Brazil Condemned for Allowing Abortions on Disabled Babies

International   |   Steven Ertelt   |   Apr 17, 2012   |   3:19PM   |   Washington, DC

The Catholic South American nation of Brazil is coming under criticism for altering its pro-life laws to allow abortions in very rare cases when the unborn child has anencephaly, the absence of a large part of the brain and the skull.

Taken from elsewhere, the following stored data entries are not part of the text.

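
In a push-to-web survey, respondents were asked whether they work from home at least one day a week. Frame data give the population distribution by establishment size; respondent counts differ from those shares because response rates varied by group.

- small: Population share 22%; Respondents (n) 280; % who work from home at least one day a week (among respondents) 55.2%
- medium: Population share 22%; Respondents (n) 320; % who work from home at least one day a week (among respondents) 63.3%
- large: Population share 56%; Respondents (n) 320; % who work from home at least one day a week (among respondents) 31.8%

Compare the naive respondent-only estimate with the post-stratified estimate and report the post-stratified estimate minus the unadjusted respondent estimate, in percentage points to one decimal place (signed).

Without adjustment, the pooled respondent share is:
  (280/920)×55.2 + (320/920)×63.3 + (320/920)×31.8 = 49.8783%
Post-stratifying to population shares instead:
  0.22×55.2 + 0.22×63.3 + 0.56×31.8 = 43.878%
Difference = 43.878 − 49.8783 = -6.0003 pp.

-6.0 percentage points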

Reports indicate 8 of the 11 justices on the nation’s Supreme Court voted to allow abortions in those extremely rare circumstances while two voted to keep the nation’s abortion law more fully pro-life and one justice recused himself. As Fox News indicates:

One of the two “no” votes was cast by Chief Justice Cezar Peluso, who predicted the decision would lead to a “massacre” of anencephalic fetuses.

Until now, Brazil has permitted abortions only in cases of rape or a threat to the life of the mother. A woman who terminates a pregnancy under any other circumstances faces up to three years in prison, while the doctor who performs the procedure can be jailed for four years.

Chief federal prosecutor Roberto Gurgel presented to the court an advisory document in support of decriminalizing abortion in cases of anencephaly. The high court’s ruling came in response to a suit filed in 2004 by the National Confede

ration of Health Workers, which said that denying the option of termination to a woman carrying an anencephalic fetus violated the mother’s right to dignity.

Alliance Defense Fund Senior Legal Counsel Piero Tozzi responded to the decision to allow, what he calls, Brazil’s Supreme Federal Tribunal’s decision to “decriminalize the killing of pre-born children for eugenic reasons.”

“Every innocent life deserves to be protected. Instead, Brazil’s high court has approved of slaughtering the country’s most vulnerable people, the severely disabled. Eugenic abortion further erodes respect not only for human dignity in general, but the dignity of the disabled in particular. Protecting the innocent is a chief duty of the legislature, and the court was wrong to overstep its authority and tear down the protections long ago established by Brazil’s lawmakers–protections that are consistent with the pro-life views of most Brazilians.”